Zobrist hashing (also referred to as Zobrist keys or Zobrist signatures ) is a hash function construction used in computer programs that play abstract board games, such as chess and Go, to implement transposition tables, a special kind of hash table that is indexed by a board position and used to avoid analyzing the same position more than once. Zobrist hashing is named for its inventor, Albert Lindsey Zobrist.
Zobrist hashing starts by randomly generating bitstrings for each possible element of a board game. Given a certain board position, it breaks up the board into independent components, finds out what state each component is in, and combines the bitstrings representing those elements together using bitwise XOR. If the bitstrings are long enough, different board positions will almost certainly hash to different values; however longer bitstrings require proportionally more computer resources to manipulate. Many game engines store only the hash values in the transposition table, omitting the position information itself entirely to reduce memory usage, and assuming that hash collisions will not occur, or will not greatly influence the results of the table if they do.
Zobrist hashing is the first known instance of tabulation hashing. The result is a 3-wise independent hash family. In particular, it is strongly universal.
As an example, in chess, each of the 64 squares can at any time be empty, or contain one of the 6 game pieces, which are either black or white. That is, each square can be in one of 1 + 6 x 2 = 13 possible states at any time. Thus one needs to generate at most 13 x 64 = 832 random bitstrings. Given a position, one obtains its Zobrist hash by finding out which pieces are on which squares, and combining the relevant bitstrings together.

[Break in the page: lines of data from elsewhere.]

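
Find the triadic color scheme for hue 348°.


Triadic: equally spaced at 120° intervals
H1 = 348°
H2 = (348 + 120) mod 360 = 108°
H3 = (348 + 240) mod 360 = 228°
Triadic = 348°, 108°, 228°


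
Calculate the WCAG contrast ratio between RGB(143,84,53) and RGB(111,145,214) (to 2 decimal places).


Linearize each sRGB channel c=v/255: c/12.92 if c ≤ 0.04045 else ((c+0.055)/1.055)^2.4
L = 0.2126×R_lin + 0.7152×G_lin + 0.0722×B_lin
Color 1 (143,84,53):
  R=143: 143/255≈0.5608 > 0.04045 → ((0.5608+0.055)/1.055)^2.4 ≈ 0.27468
  G=84: 84/255≈0.3294 > 0.04045 → ((0.3294+0.055)/1.055)^2.4 ≈ 0.08866
  B=53: 53/255≈0.2078 > 0.04045 → ((0.2078+0.055)/1.055)^2.4 ≈ 0.03560
  L1 = 0.2126×0.27468 + 0.7152×0.08866 + 0.0722×0.03560 ≈ 0.12437
Color 2 (111,145,214):
  R=111: 111/255≈0.4353 > 0.04045 → ((0.4353+0.055)/1.055)^2.4 ≈ 0.15896
  G=145: 145/255≈0.5686 > 0.04045 → ((0.5686+0.055)/1.055)^2.4 ≈ 0.28315
  B=214: 214/255≈0.8392 > 0.04045 → ((0.8392+0.055)/1.055)^2.4 ≈ 0.67244
  L2 = 0.2126×0.15896 + 0.7152×0.28315 + 0.0722×0.67244 ≈ 0.28485
Lighter = 0.28485, Darker = 0.12437
Ratio = (L_lighter + 0.05) / (L_darker + 0.05)
Ratio = (0.28485 + 0.05) / (0.12437 + 0.05) = 0.33485 / 0.17437 ≈ 1.9203
Ratio ≈ 1.92:1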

The position of a board can be updated simply by XORing out the bitstring(s) for states which have changed, and XORing in the bitstrings for the new states. For instance, if a pawn on a chessboard square is replaced by a rook from another square, the resulting position would be produced by XORing the existing hash with the bitstrings for:
'pawn at this square' (XORing out the pawn at this square) 'rook at this square' (XORing in the rook at this square) 'rook at source square' (XORing out the rook at the source square) 'nothing at source square' (XORing in nothing at the source square).This makes Zobrist hashing very efficient for traversing a game tree.
In computer go, this technique is also used for superko detection.